There is certainly value in UTI’s brand equity. Why it would be attractive to a strategic partner is because in any industry you can either grow organically or inorganically. All mergers/acquisitions take place because you want to grow inorganically. And in a dynamic situation, you would grow much faster inorganically than organically. Second, there is a lot of synergy. If you have your own mutual fund and if you have access to UTI’s investor base—they have got four crore unit accounts—you have a large marketing organisation. So immediately for your own schemes also you have access to those people. Hence, if the strategic partner comes in, he would pay value not merely for the profit he would make out of UTI’s operations but also the additional profit he would make on his own operations.

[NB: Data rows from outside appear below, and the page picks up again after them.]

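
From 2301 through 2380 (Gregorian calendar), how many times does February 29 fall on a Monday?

Leap years in 2301–2380: 20 of them.
Feb 29 weekday advances by 5 (mod 7) from one leap year to the next four years later (or differs when a century non-leap intervenes).
Leap-day weekdays: 2304:Mon✓ 2308:Sat 2312:Thu 2316:Tue 2320:Sun 2324:Fri 2328:Wed 2332:Mon✓ 2336:Sat 2340:Thu 2344:Tue 2348:Sun 2352:Fri 2356:Wed 2360:Mon✓ 2364:Sat 2368:Thu 2372:Tue 2376:Sun 2380:Fri
Monday: 2304, 2332, 2360 → 3.

3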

In my view, this is an attractive proposition if encashed now. The choice before the government is either it encashes the brand equity now and uses this money to bridge the gap or it doesn’t encash it and carries the liability of bridging the gap itself. The third alternative is that the government might say that it is not responsible for the gap. In this case, the unitholders will have to bear the burden. There is no other way this can be done.

Theoretically, in the case of any transaction, the valuer will put a value on the intangible assets and a value on the contingent liabilities. If the value of intangible assets exceeds the value of the latter, he will pay a premium in addition to the book value of the assets. If the value of the contingent liabilities is more than the value placed on the intangible assets and there is still a gap, then whoever is selling will have to make good that gap. Obviously, if you put a value on the intangible assets then the amount which you would need to contribute will be much smaller. So, if you believe that the brand equity of UTI will increase in the future, then you delay the sale. But if you believe that with competition and so on, the brand equity of UTI will fall, then it is better to encash it now.

Based on the feedback and public discussions, do you see your recommendations getting implemented?
We deliberately took the view that we were not going to make recommendations with the consideration of whether they will be accepted or not. Because if you start of with that proposition, you don’t make rational recommendations. So we have proceeded on the basis that we make the recommendations and give a rationale for them. If you see our report, there is a chapter on ‘Issues for consideration’ which discusses why we have made these recommendations. Now views can differ. If one agrees with what we have stated, then I think the conclusions will follow. If the recommendations are rational but not politically possible, then that is a different situation. I wouldn’t like to speculate on these situations.

I read that the chairman said that individual unitholders do not favour this. If he has got that feedback, then that’s a different issue. The way I look at it from an individual unitholder’s point of view is—if the government says yes we are the sponsor and will accept the responsibility of a sponsor, then there is protection. If the government is not willing to say that then there is a risk to the unitholder.

Now in the situation of risk, if there is a strategic partner who is reputed and there is a fairly large capital, much more than an AMC normally has (we have asked for Rs 1,000 crore), that itself will give some protection to unitholders. So their protection will be the fact that there is a strategic partner, and that there is an AMC which has a capital of Rs 1,000 crore, that the strategic partner is a reputed, competent individual, that the funds are better managed, and the fact that at the time of takeover, he will bring in a premium that will reduce the gap. And even if the government doesn’t bear it, the contribution which the unitholders will have to make will be lower because the gap will be smaller.